The reasoning behind hate crimes is to speak as a society against targeting people because of some characteristic--race, religion, national origin, etc--that causes some people to become insensibly enraged.
Groups have been targeted for centuries, and as we saw in Armenia in 1915, or Rwanda in the 1970s, or Nazi Germany in the 30s and 40s, when group hatred gets coupled with power, attempts to exterminate may be not too far behind. We legislate against individual hate crimes to help act as a bulwark against that.
A hate crime is a reaction against that impulse driving the hater that thinks, "That person is ----. They have no right to existence. I can do what I want to them."
In our country, the hate crime statutes followed decades of unpunished lynchings, where authorities either turned the other way or were powerless to stop a community from acting on its collective hate.
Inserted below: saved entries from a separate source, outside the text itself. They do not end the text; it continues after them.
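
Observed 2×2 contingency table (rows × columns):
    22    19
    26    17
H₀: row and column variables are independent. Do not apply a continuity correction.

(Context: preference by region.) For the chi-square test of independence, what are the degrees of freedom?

degrees of freedom = 1

df = (r−1)(c−1) = (2−1)·(2−1) = 1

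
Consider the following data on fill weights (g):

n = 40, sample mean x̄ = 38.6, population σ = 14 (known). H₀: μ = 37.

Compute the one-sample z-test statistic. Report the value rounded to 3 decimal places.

SE = σ/√n = 14/√40 = 2.2136
z = (x̄−μ₀)/SE = (38.6−37)/2.2136 = 0.7228

test statistic = 0.723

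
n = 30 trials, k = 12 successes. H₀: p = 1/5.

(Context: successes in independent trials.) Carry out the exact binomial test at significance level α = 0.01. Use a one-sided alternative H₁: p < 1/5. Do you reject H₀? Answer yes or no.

Exact binomial: n=30, k=12, p₀=1/5=0.2000
P(X≤12) from Σ C(n,i)·p₀^i·(1−p₀)^(n−i)
p-value (one-sided, H₁ less) = 0.99689
At α=0.01: p ≥ α → fail to reject H₀

reject H₀: no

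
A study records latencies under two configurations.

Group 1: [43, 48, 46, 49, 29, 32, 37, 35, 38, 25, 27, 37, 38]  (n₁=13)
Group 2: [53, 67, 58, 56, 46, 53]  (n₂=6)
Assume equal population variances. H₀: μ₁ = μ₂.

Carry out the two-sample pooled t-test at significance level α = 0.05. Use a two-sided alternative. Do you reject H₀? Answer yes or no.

reject H₀: yes

x̄₁=37.231, s₁=7.748, n₁=13
x̄₂=55.500, s₂=6.950, n₂=6
s_p² = [12·7.748² + 5·6.950²]/17 = 56.5769
SE = √(s_p²·(1/13+1/6)) = 3.7124
t = (37.231−55.500)/3.7124 = -4.9212
df = 17
p-value (two-sided) = 0.00013
At α=0.05: p < α → reject H₀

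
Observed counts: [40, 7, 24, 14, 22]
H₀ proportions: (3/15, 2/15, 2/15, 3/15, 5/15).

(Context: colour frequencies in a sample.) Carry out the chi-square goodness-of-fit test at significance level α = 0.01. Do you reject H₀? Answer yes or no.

n = 107; E_i = n·p_i = [21.40, 14.27, 14.27, 21.40, 35.67]
χ² = (40−21.40)²/21.40 + (7−14.27)²/14.27 + (24−14.27)²/14.27 + (14−21.40)²/21.40 + (22−35.67)²/35.67 = 34.3037
df = 4
p-value (upper-tail) = 0.00000
At α=0.01: p < α → reject H₀

reject H₀: yes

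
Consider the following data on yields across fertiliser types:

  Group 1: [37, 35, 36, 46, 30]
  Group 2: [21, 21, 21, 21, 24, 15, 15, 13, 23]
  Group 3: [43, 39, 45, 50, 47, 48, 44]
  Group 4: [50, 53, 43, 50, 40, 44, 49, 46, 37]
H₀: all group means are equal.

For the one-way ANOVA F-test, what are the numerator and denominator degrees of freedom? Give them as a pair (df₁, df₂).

degrees of freedom = [3, 26]

k = 4 groups, N = 30 total
df = (k−1, N−k) = (4−1, 30−4) = (3, 26)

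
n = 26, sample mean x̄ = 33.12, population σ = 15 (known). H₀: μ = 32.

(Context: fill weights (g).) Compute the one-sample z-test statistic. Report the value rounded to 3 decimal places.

SE = σ/√n = 15/√26 = 2.9417
z = (x̄−μ₀)/SE = (33.12−32)/2.9417 = 0.3807

test statistic = 0.381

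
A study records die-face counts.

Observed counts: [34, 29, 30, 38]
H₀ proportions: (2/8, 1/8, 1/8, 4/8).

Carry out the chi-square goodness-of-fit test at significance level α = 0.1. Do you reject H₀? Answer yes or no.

reject H₀: yes

n = 131; E_i = n·p_i = [32.75, 16.38, 16.38, 65.50]
χ² = (34−32.75)²/32.75 + (29−16.38)²/16.38 + (30−16.38)²/16.38 + (38−65.50)²/65.50 = 32.6641
df = 3
p-value (upper-tail) = 0.00000
At α=0.1: p < α → reject H₀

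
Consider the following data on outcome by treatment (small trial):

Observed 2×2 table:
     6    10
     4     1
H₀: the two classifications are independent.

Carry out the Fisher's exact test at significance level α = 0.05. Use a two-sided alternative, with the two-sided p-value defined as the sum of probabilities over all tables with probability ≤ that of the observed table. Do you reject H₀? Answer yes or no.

Margins: r₁=16, r₂=5, c₁=10, c₂=11, n=21
p_obs = C(16,6)·C(5,4)/C(21,10); sum pmf over tables with pmf ≤ p_obs
p-value (two-sided) = 0.14861
At α=0.05: p ≥ α → fail to reject H₀

reject H₀: no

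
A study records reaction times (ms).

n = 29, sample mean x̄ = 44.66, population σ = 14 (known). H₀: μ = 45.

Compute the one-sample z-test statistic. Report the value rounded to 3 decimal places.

SE = σ/√n = 14/√29 = 2.5997
z = (x̄−μ₀)/SE = (44.66−45)/2.5997 = -0.1308

test statistic = -0.131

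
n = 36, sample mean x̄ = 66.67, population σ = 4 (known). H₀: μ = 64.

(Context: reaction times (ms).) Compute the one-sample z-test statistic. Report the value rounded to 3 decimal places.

test statistic = 4.005

SE = σ/√n = 4/√36 = 0.6667
z = (x̄−μ₀)/SE = (66.67−64)/0.6667 = 4.0050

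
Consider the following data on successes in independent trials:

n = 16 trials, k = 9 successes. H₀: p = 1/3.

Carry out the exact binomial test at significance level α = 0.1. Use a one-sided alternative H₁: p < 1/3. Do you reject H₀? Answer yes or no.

Exact binomial: n=16, k=9, p₀=1/3=0.3333
P(X≤9) from Σ C(n,i)·p₀^i·(1−p₀)^(n−i)
p-value (one-sided, H₁ less) = 0.98405
At α=0.1: p ≥ α → fail to reject H₀

reject H₀: no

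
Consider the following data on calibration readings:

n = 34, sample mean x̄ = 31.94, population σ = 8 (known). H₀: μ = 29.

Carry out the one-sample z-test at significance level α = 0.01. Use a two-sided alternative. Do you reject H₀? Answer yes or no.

SE = σ/√n = 8/√34 = 1.3720
z = (x̄−μ₀)/SE = (31.94−29)/1.3720 = 2.1429
p-value (two-sided) = 0.03212
At α=0.01: p ≥ α → fail to reject H₀

reject H₀: no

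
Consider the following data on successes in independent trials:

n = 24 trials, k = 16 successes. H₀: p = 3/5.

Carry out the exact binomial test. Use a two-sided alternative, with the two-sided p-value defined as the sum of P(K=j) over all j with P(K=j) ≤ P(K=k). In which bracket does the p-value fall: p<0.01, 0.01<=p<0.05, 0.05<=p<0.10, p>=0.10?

p-value bracket: p>=0.10

Exact binomial: n=24, k=16, p₀=3/5=0.6000
P(X=j) = C(n,j)·p₀^j·(1−p₀)^(n−j); p = Σ P(X=j) over j with P(X=j) ≤ P(X=16)
p-value (two-sided) = 0.54094
→ bracket: p>=0.10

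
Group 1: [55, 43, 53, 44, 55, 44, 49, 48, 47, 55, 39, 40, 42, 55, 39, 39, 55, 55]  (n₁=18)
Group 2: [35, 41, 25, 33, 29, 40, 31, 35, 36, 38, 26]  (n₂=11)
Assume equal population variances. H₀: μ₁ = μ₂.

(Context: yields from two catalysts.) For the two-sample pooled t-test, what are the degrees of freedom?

degrees of freedom = 27

df = n₁ + n₂ − 2 = 18 + 11 − 2 = 27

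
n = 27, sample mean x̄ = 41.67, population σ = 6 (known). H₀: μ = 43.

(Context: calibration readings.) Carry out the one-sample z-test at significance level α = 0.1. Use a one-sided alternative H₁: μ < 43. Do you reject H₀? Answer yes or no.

SE = σ/√n = 6/√27 = 1.1547
z = (x̄−μ₀)/SE = (41.67−43)/1.1547 = -1.1518
p-value (one-sided, H₁ less) = 0.12470
At α=0.1: p ≥ α → fail to reject H₀

reject H₀: no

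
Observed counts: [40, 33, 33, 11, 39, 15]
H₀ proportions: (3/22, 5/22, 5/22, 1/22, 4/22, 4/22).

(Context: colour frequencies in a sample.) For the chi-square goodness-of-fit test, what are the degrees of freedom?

degrees of freedom = 5

df = k − 1 = 6 − 1 = 5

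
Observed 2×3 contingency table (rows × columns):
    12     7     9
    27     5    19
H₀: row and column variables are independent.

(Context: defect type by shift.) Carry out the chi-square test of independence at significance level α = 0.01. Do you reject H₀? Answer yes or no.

Row totals [28, 51], col totals [39, 12, 28], n=79
χ² = (12−13.82)²/13.82 + (7−4.25)²/4.25 + (9−9.92)²/9.92 + (27−25.18)²/25.18 + (5−7.75)²/7.75 + (19−18.08)²/18.08 = 3.2536
df = 2
p-value (upper-tail) = 0.19656
At α=0.01: p ≥ α → fail to reject H₀

reject H₀: no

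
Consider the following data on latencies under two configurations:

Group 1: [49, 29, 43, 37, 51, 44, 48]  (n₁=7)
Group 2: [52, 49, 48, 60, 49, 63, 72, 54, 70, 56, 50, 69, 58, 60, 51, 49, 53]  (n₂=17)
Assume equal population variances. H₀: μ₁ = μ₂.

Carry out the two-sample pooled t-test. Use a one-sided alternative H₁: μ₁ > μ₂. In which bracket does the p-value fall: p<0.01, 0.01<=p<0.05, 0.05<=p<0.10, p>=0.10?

p-value bracket: p>=0.10

x̄₁=43.000, s₁=7.724, n₁=7
x̄₂=56.647, s₂=7.905, n₂=17
s_p² = [6·7.724² + 16·7.905²]/22 = 61.7219
SE = √(s_p²·(1/7+1/17)) = 3.5282
t = (43.000−56.647)/3.5282 = -3.8680
df = 22
p-value (one-sided, H₁ greater) = 0.99958
→ bracket: p>=0.10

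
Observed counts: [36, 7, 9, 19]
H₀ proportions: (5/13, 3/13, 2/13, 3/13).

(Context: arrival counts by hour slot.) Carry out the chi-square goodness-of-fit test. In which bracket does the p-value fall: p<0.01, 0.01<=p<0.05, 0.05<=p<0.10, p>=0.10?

p-value bracket: 0.01<=p<0.05

n = 71; E_i = n·p_i = [27.31, 16.38, 10.92, 16.38]
χ² = (36−27.31)²/27.31 + (7−16.38)²/16.38 + (9−10.92)²/10.92 + (19−16.38)²/16.38 = 8.8981
df = 3
p-value (upper-tail) = 0.03068
→ bracket: 0.01<=p<0.05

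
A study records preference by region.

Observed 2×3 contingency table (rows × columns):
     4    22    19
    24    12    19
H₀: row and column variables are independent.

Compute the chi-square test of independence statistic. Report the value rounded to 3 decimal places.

test statistic = 16.391

Row totals [45, 55], col totals [28, 34, 38], n=100
χ² = (4−12.60)²/12.60 + (22−15.30)²/15.30 + (19−17.10)²/17.10 + (24−15.40)²/15.40 + (12−18.70)²/18.70 + (19−20.90)²/20.90 = 16.3908
df = 2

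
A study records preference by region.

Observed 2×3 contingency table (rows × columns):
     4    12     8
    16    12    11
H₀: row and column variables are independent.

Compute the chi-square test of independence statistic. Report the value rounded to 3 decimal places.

test statistic = 4.349

Row totals [24, 39], col totals [20, 24, 19], n=63
χ² = (4−7.62)²/7.62 + (12−9.14)²/9.14 + (8−7.24)²/7.24 + (16−12.38)²/12.38 + (12−14.86)²/14.86 + (11−11.76)²/11.76 = 4.3488
df = 2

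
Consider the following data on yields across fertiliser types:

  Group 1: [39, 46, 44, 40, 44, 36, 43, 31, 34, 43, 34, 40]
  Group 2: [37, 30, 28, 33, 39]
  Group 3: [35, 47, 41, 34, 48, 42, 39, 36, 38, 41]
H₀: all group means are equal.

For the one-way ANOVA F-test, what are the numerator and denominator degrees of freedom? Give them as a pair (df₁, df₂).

degrees of freedom = [2, 24]

k = 3 groups, N = 27 total
df = (k−1, N−k) = (3−1, 27−3) = (2, 24)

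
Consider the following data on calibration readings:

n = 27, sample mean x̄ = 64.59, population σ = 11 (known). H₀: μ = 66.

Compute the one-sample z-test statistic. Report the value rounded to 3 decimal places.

SE = σ/√n = 11/√27 = 2.1170
z = (x̄−μ₀)/SE = (64.59−66)/2.1170 = -0.6661

test statistic = -0.666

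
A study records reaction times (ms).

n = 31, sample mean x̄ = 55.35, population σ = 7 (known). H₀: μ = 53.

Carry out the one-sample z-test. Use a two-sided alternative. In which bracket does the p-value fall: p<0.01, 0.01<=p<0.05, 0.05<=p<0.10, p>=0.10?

SE = σ/√n = 7/√31 = 1.2572
z = (x̄−μ₀)/SE = (55.35−53)/1.2572 = 1.8692
p-value (two-sided) = 0.06160
→ bracket: 0.05<=p<0.10

p-value bracket: 0.05<=p<0.10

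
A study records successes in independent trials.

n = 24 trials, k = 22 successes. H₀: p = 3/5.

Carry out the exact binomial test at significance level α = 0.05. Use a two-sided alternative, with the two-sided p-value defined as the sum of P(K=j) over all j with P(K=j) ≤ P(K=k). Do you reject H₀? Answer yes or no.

Exact binomial: n=24, k=22, p₀=3/5=0.6000
P(X=j) = C(n,j)·p₀^j·(1−p₀)^(n−j); p = Σ P(X=j) over j with P(X=j) ≤ P(X=22)
p-value (two-sided) = 0.00120
At α=0.05: p < α → reject H₀

reject H₀: yes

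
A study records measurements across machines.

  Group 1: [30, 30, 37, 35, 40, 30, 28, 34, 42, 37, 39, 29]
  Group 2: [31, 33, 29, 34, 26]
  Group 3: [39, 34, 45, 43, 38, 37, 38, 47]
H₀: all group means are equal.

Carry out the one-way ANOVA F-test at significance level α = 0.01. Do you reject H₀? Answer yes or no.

Group means [34.25, 30.60, 40.12], grand mean 35.400
SSB = Σnᵢ(x̄ᵢ−x̄)² = 309.675; SSW = ΣΣ(x−x̄ᵢ)² = 430.325
MSB = 309.675/2 = 154.8375; MSW = 430.325/22 = 19.5602
F = MSB/MSW = 7.9159
df = (2, 22)
p-value (upper-tail) = 0.00257
At α=0.01: p < α → reject H₀

reject H₀: yes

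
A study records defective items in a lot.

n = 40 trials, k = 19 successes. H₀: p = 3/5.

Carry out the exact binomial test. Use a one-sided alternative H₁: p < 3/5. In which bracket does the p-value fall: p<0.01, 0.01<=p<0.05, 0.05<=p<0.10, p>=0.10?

p-value bracket: 0.05<=p<0.10

Exact binomial: n=40, k=19, p₀=3/5=0.6000
P(X≤19) from Σ C(n,i)·p₀^i·(1−p₀)^(n−i)
p-value (one-sided, H₁ less) = 0.07435
→ bracket: 0.05<=p<0.10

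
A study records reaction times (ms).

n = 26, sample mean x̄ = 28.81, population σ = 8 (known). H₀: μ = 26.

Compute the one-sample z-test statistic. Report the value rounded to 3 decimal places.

test statistic = 1.791

SE = σ/√n = 8/√26 = 1.5689
z = (x̄−μ₀)/SE = (28.81−26)/1.5689 = 1.7910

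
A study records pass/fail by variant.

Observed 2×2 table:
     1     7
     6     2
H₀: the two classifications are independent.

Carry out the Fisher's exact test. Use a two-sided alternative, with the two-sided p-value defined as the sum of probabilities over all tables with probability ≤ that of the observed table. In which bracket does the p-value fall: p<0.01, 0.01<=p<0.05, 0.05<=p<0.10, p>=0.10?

p-value bracket: 0.01<=p<0.05

Margins: r₁=8, r₂=8, c₁=7, c₂=9, n=16
p_obs = C(8,1)·C(8,6)/C(16,7); sum pmf over tables with pmf ≤ p_obs
p-value (two-sided) = 0.04056
→ bracket: 0.01<=p<0.05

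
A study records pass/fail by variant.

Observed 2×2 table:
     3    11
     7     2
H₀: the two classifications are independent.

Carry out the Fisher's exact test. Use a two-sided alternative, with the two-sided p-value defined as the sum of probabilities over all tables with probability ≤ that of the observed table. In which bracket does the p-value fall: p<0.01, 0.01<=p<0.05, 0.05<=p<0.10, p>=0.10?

p-value bracket: 0.01<=p<0.05

Margins: r₁=14, r₂=9, c₁=10, c₂=13, n=23
p_obs = C(14,3)·C(9,7)/C(23,10); sum pmf over tables with pmf ≤ p_obs
p-value (two-sided) = 0.01306
→ bracket: 0.01<=p<0.05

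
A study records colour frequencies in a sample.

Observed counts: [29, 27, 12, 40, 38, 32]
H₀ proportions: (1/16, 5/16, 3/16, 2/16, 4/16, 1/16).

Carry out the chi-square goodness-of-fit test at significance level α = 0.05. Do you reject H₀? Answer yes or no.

n = 178; E_i = n·p_i = [11.12, 55.62, 33.38, 22.25, 44.50, 11.12]
χ² = (29−11.12)²/11.12 + (27−55.62)²/55.62 + (12−33.38)²/33.38 + (40−22.25)²/22.25 + (38−44.50)²/44.50 + (32−11.12)²/11.12 = 111.4202
df = 5
p-value (upper-tail) = 0.00000
At α=0.05: p < α → reject H₀

reject H₀: yes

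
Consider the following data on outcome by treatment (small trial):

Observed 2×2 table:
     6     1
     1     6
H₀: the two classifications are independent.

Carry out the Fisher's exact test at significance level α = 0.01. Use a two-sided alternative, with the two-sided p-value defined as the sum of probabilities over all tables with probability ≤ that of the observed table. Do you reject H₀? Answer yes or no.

Margins: r₁=7, r₂=7, c₁=7, c₂=7, n=14
p_obs = C(7,6)·C(7,1)/C(14,7); sum pmf over tables with pmf ≤ p_obs
p-value (two-sided) = 0.02914
At α=0.01: p ≥ α → fail to reject H₀

reject H₀: no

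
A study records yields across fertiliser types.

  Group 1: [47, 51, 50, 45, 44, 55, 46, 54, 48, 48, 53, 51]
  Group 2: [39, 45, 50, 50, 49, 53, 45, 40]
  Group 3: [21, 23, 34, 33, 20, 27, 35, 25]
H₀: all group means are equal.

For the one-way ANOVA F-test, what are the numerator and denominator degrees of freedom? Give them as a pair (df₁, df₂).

degrees of freedom = [2, 25]

k = 3 groups, N = 28 total
df = (k−1, N−k) = (3−1, 28−3) = (2, 25)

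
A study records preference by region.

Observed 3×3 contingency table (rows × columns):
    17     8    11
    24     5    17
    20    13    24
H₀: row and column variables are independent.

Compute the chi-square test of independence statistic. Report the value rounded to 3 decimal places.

Row totals [36, 46, 57], col totals [61, 26, 52], n=139
χ² = (17−15.80)²/15.80 + (8−6.73)²/6.73 + (11−13.47)²/13.47 + (24−20.19)²/20.19 + (5−8.60)²/8.60 + (17−17.21)²/17.21 + (20−25.01)²/25.01 + (13−10.66)²/10.66 + (24−21.32)²/21.32 = 4.8680
df = 4

test statistic = 4.868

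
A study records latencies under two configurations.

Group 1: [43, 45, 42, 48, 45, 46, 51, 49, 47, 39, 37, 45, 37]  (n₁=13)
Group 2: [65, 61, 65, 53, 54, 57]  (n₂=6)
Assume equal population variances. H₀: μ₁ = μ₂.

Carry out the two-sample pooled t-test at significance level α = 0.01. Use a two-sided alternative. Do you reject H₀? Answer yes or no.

reject H₀: yes

x̄₁=44.154, s₁=4.413, n₁=13
x̄₂=59.167, s₂=5.307, n₂=6
s_p² = [12·4.413² + 5·5.307²]/17 = 22.0309
SE = √(s_p²·(1/13+1/6)) = 2.3166
t = (44.154−59.167)/2.3166 = -6.4806
df = 17
p-value (two-sided) = 0.00001
At α=0.01: p < α → reject H₀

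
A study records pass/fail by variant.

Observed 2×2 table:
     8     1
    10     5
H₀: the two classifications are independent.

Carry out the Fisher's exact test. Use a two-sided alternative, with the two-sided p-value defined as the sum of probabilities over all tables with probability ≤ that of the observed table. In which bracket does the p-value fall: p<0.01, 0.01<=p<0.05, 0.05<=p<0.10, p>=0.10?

p-value bracket: p>=0.10

Margins: r₁=9, r₂=15, c₁=18, c₂=6, n=24
p_obs = C(9,8)·C(15,10)/C(24,18); sum pmf over tables with pmf ≤ p_obs
p-value (two-sided) = 0.35095
→ bracket: p>=0.10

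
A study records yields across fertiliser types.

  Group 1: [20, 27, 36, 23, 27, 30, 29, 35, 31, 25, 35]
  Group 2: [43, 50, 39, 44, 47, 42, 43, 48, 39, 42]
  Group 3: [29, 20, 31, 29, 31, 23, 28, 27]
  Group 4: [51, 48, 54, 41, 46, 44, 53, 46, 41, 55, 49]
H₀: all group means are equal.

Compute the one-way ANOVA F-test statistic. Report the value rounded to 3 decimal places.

Group means [28.91, 43.70, 27.25, 48.00], grand mean 37.525
SSB = Σnᵢ(x̄ᵢ−x̄)² = 3249.466; SSW = ΣΣ(x−x̄ᵢ)² = 734.509
MSB = 3249.466/3 = 1083.1553; MSW = 734.509/36 = 20.4030
F = MSB/MSW = 53.0880
df = (3, 36)

test statistic = 53.088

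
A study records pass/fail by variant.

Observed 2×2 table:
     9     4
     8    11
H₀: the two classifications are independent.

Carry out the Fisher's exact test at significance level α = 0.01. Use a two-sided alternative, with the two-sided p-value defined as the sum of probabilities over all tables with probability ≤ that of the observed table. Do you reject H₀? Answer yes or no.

reject H₀: no

Margins: r₁=13, r₂=19, c₁=17, c₂=15, n=32
p_obs = C(13,9)·C(19,8)/C(32,17); sum pmf over tables with pmf ≤ p_obs
p-value (two-sided) = 0.16574
At α=0.01: p ≥ α → fail to reject H₀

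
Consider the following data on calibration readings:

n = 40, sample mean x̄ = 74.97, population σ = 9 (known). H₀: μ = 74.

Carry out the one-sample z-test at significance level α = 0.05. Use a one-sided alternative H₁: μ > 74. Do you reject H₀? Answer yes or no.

reject H₀: no

SE = σ/√n = 9/√40 = 1.4230
z = (x̄−μ₀)/SE = (74.97−74)/1.4230 = 0.6816
p-value (one-sided, H₁ greater) = 0.24773
At α=0.05: p ≥ α → fail to reject H₀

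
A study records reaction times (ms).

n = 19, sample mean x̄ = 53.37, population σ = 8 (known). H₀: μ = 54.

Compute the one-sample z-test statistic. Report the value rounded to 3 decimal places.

SE = σ/√n = 8/√19 = 1.8353
z = (x̄−μ₀)/SE = (53.37−54)/1.8353 = -0.3433

test statistic = -0.343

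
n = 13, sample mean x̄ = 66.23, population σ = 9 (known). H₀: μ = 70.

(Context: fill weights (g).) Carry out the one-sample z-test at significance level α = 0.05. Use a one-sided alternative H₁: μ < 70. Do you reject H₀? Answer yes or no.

SE = σ/√n = 9/√13 = 2.4962
z = (x̄−μ₀)/SE = (66.23−70)/2.4962 = -1.5103
p-value (one-sided, H₁ less) = 0.06548
At α=0.05: p ≥ α → fail to reject H₀

reject H₀: no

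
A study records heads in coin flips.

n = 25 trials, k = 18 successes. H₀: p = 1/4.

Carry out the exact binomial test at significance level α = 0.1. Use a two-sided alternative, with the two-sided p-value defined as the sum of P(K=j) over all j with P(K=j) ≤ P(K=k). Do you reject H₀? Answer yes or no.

Exact binomial: n=25, k=18, p₀=1/4=0.2500
P(X=j) = C(n,j)·p₀^j·(1−p₀)^(n−j); p = Σ P(X=j) over j with P(X=j) ≤ P(X=18)
p-value (two-sided) = 0.00000
At α=0.1: p < α → reject H₀

reject H₀: yes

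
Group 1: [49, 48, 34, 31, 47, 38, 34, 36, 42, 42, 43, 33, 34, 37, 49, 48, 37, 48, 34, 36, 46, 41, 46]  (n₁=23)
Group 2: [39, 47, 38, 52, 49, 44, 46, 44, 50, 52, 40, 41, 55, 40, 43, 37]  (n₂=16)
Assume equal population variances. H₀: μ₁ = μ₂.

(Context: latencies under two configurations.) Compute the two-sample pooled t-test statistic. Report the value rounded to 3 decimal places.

x̄₁=40.565, s₁=6.081, n₁=23
x̄₂=44.812, s₂=5.564, n₂=16
s_p² = [22·6.081² + 15·5.564²]/37 = 34.5430
SE = √(s_p²·(1/23+1/16)) = 1.9133
t = (40.565−44.812)/1.9133 = -2.2198
df = 37

test statistic = -2.220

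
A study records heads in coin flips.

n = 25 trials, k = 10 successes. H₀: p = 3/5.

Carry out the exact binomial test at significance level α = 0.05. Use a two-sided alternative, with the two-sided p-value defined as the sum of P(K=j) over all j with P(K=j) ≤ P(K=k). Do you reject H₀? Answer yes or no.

Exact binomial: n=25, k=10, p₀=3/5=0.6000
P(X=j) = C(n,j)·p₀^j·(1−p₀)^(n−j); p = Σ P(X=j) over j with P(X=j) ≤ P(X=10)
p-value (two-sided) = 0.06375
At α=0.05: p ≥ α → fail to reject H₀

reject H₀: no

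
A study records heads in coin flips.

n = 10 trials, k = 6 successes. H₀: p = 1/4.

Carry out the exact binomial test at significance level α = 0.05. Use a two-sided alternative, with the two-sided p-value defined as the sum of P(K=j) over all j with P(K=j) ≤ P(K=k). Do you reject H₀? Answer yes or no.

Exact binomial: n=10, k=6, p₀=1/4=0.2500
P(X=j) = C(n,j)·p₀^j·(1−p₀)^(n−j); p = Σ P(X=j) over j with P(X=j) ≤ P(X=6)
p-value (two-sided) = 0.01973
At α=0.05: p < α → reject H₀

reject H₀: yes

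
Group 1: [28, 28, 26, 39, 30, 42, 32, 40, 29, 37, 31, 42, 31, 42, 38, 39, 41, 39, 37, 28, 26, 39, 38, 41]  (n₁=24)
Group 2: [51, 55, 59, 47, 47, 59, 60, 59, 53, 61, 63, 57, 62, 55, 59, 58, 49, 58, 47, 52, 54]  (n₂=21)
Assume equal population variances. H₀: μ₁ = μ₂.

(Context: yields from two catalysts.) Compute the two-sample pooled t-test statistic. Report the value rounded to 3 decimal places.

x̄₁=35.125, s₁=5.690, n₁=24
x̄₂=55.476, s₂=5.066, n₂=21
s_p² = [23·5.690² + 20·5.066²]/43 = 29.2526
SE = √(s_p²·(1/24+1/21)) = 1.6161
t = (35.125−55.476)/1.6161 = -12.5926
df = 43

test statistic = -12.593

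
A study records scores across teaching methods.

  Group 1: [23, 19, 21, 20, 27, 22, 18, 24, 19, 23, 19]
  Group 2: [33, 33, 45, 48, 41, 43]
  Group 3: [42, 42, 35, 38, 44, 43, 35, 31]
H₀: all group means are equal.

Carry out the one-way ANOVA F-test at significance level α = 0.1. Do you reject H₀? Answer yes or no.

reject H₀: yes

Group means [21.36, 40.50, 38.75], grand mean 31.520
SSB = Σnᵢ(x̄ᵢ−x̄)² = 2036.695; SSW = ΣΣ(x−x̄ᵢ)² = 425.545
MSB = 2036.695/2 = 1018.3473; MSW = 425.545/22 = 19.3430
F = MSB/MSW = 52.6469
df = (2, 22)
p-value (upper-tail) = 0.00000
At α=0.1: p < α → reject H₀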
To put it another way, try not to see it as, murder is bad but hate crimes are worse. See it as a reminder that we in society do not condone attitudes that foster hatred of vulnerable groups. It is also a reminder to those groups that they should not have to fear, that we in the majority remember our duty to protect those in the minority.
When society speaks against targeting people, it goes a long way toward stamping out virulent attitudes. Or at least it hopes to make people realize that they are not going to get treated more leniently because "it is just one of them".
And remember, contrary to what anti-hate crime decriers contend, we punish mental intent differently for similar acts all the time. Murder for financial gain, assault with intent to rape or kill, arson with fraudulent intent, breaking and entering with the intent to steal, etc.